Hyperthermal Environments Simulator for Nuclear Rocket Engine Development
From The Space Library
Author - R. J. Litchford et al
Co-Author(s) - R. J. Litchford; J. P. Foote; W. B. Clifton; R. R. Hickman; T.-S. Wang; C. C. Dobson
JBIS Volume # - 64
Page # - 29-37
Year - 2011
Keywords - Nuclear Rocket Engine, Reactor Environments, Non-Nuclear Testing, Fissile Fuel Development
JBIS Reference Code # - 2011.64.29
Number of Pages - 5
[edit] Abstract
An arc-heater driven hyperthermal convective environments simulator was recently developed and commissioned for long duration hot hydrogen exposure of nuclear thermal rocket materials. This newly established non-nuclear testing capability uses a high-power, multi-gas, wall-stabilised constricted arc-heater to produce high-temperature pressurised hydrogen flows representative of nuclear reactor core environments, excepting radiation effects, and is intended to serve as a low-cost facility for supporting non-nuclear developmental testing of high-temperature fissile fuels and structural materials.
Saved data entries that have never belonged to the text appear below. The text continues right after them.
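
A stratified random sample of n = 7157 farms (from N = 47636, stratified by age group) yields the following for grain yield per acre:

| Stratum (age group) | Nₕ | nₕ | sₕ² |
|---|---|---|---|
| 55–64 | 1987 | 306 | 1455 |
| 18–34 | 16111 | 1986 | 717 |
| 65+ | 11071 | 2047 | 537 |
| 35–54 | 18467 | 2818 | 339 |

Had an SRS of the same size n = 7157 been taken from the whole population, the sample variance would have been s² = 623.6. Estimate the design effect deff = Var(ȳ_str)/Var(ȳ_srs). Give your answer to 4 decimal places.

0.9464

Var(ȳ_str) = Σ Wₕ²(1−fₕ)sₕ²/nₕ with Wₕ = Nₕ/47636:
  55–64: (1987/47636)²·(1−306/1987)·1455/306 = 0.0069990094
  18–34: (16111/47636)²·(1−1986/16111)·717/1986 = 0.036205979
  65+: (11071/47636)²·(1−2047/11071)·537/2047 = 0.011549729
  35–54: (18467/47636)²·(1−2818/18467)·339/2818 = 0.015320434
  → Var(ȳ_str) = 0.070075151.
Var(ȳ_srs) = (1 − 7157/47636)·623.6/7157 = 0.07404054.
deff = 0.070075151 / 0.07404054 = 0.9464.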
The resulting reactor environments simulator represents a valuable addition to the available inventory of non-nuclear test facilities and is uniquely capable of investigating and characterising candidate fuel/structural materials, improving associated processing/ fabrication techniques, and simulating reactor thermal hydraulics. This paper summarizes facility design and engineering development efforts and reports baseline operational characteristics as determined from a series of performance mapping and long duration capability demonstration tests. Potential follow-on developmental strategies are also suggested in view of the technical and policy challenges ahead.